Single by Jimmy Barnes

from the album For the Working Class Man
- B-side: "Boys Cry Out For War"
- Released: November 1985 (Australia) 1986 (US)
- Recorded: 1985
- Genre: Hard rock
- Length: 3:50
- Label: Mushroom Records, Geffen Records
- Songwriter: Jonathan Cain
- Producer: Jonathan Cain

Jimmy Barnes singles chronology
| "I'd Die to Be with You Tonight" (1985) | "Working Class Man" (1985) | "Ride the Night Away" (1986) |

= Working Class Man =

"Working Class Man" is a song performed and made famous by Australian singer Jimmy Barnes. It was written by Journey keyboardist Jonathan Cain. "Working Class Man" is generally considered Barnes' signature song as a solo artist.

At the 1985 Countdown Music Awards, the song won Best Male Performance in a Video.

In January 2018, as part of Triple M's "Ozzest 100", the "most Australian" songs of all time, "Working Class Man" was ranked number 3. In July of 2025, the song placed 56 on the Triple J Hottest 100 of Australian Songs, voted on by the public.

==Details==
The song was released in November 1985 as the second single from the 1985 album For the Working Class Man. The single spent 14 weeks in the Australian charts, entering at No. 21 and peaking at No. 5. It also spent seven weeks on the New Zealand charts, peaking at No. 34.

It was later played over the credits of the 1986 Ron Howard film Gung Ho, where in some countries, including Australia, the film was released as Working Class Man. Barnes also performed "Working Class Man" at the closing ceremony of the 2000 Sydney Olympic Games.
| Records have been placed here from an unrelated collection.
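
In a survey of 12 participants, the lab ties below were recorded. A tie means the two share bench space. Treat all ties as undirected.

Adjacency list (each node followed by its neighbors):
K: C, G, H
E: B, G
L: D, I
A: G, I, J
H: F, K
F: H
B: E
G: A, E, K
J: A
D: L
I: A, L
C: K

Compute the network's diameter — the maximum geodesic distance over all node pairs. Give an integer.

Eccentricity of each node (its greatest distance to any other): A:4, B:6, C:6, D:7, E:5, F:7, G:4, H:6, I:5, J:5, K:5, L:6.
The maximum eccentricity is 7, realized for instance by the pair F–D via F – H – K – G – A – I – L – D. So the diameter is 7.

7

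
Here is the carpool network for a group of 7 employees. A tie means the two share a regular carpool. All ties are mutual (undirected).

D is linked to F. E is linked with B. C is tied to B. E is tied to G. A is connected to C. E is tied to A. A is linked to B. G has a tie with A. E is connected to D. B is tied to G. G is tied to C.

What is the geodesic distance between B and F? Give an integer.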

Barnes has said of the song, "I went to America just after Bodyswerve and met Jonathan Cain, who was in The Babys and Journey. It means a lot to me. Most people thought it was written about me, but it was actually written about my audience-- staunch, honest people, who work and who care." Barnes said that, due to the "great band" he had, the recording was done in about 5 takes. "It was fun to sing, so I was really pleased. I didn't realise how much of an impact it would have as an image centre for the next five years."
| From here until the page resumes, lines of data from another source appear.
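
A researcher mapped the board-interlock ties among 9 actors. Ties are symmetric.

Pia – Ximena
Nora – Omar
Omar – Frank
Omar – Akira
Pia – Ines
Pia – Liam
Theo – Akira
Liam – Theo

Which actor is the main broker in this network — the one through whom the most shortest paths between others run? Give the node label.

Theo

Unnormalized betweenness of each node: Akira:15, Frank:0, Ines:0, Liam:15, Nora:0, Omar:13, Pia:13, Theo:16, Ximena:0.
Theo has the largest value, 16, making it the main broker — the node through which the most shortest paths run.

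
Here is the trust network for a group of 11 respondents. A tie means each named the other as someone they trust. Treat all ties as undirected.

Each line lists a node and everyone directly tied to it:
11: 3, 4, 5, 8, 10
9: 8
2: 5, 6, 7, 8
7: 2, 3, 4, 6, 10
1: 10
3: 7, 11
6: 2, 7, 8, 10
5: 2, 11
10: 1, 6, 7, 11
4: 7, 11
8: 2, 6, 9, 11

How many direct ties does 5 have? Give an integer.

5 is directly tied to 2 and 11. That is 2 neighbors, so the degree of 5 is 2.

2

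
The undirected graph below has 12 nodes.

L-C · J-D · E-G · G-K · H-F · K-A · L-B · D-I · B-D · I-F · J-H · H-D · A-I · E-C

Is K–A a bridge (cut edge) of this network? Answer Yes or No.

Even without that edge, K still reaches A via K – G – E – C – L – B – D – I – A, so the network stays connected. Not a bridge.

No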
The music video was filmed in Australia at the Port Kembla Steelworks in Wollongong, New South Wales, and in cane fields near Cairns in Queensland. The Director/DOP of the clip was Chris Frazer, and the Producer/2nd unit Camera was Mark Lovick.

=="Working Class Anthem"==
At the 2003 Melbourne Comedy Festival, comedian Adam Hills performed a popular version of Australia's national anthem "Advance Australia Fair" to the tune of "Working Class Man" titled the "Working Class Anthem". He released it as a single the following year.

Hills performed the song for Barnes when he appeared as a guest on the television program Spicks and Specks.

==Track listing==
7" Single (K 9883)
- Side A "Working Class Man"
- Side B "No Second Prize" (Remix)

==Charts==

| Chart (1985/86) | Peak Position |
|---|---|
| Australia (Kent Music Report) | 5 |
| United States (Billboard) | 74 |

==Certifications==

Certifications for "Working Class Man"
| Region | Certification | Certified units/sales |
| New Zealand (RMNZ) | 3× Platinum | 90,000^{‡} |
^{‡} Sales+streaming figures based on certification alone.

==Cover versions==
In 1993, Australian John Schumann covered the song on his album True Believers.
In 2004, Australian singer-songwriter Shannon Noll recorded a cover of "Working Class Man". It was released as a B-side track for his second single Drive.
Australian singer songwriter Martin Way covered the song acoustically in 2012 and fellow Australian Adam Brand and the Outlaws covered the song on the 2016 album Adam Brand and the Outlaws.

Lacy J. Dalton released a version in 1986 that reached number 16 in the US Country charts. Barnes said of this version, "She was managed by a guy who used to manage Split Enz, a Kiwi guy, who took the song to her. She did a great version, but it's got a real twang."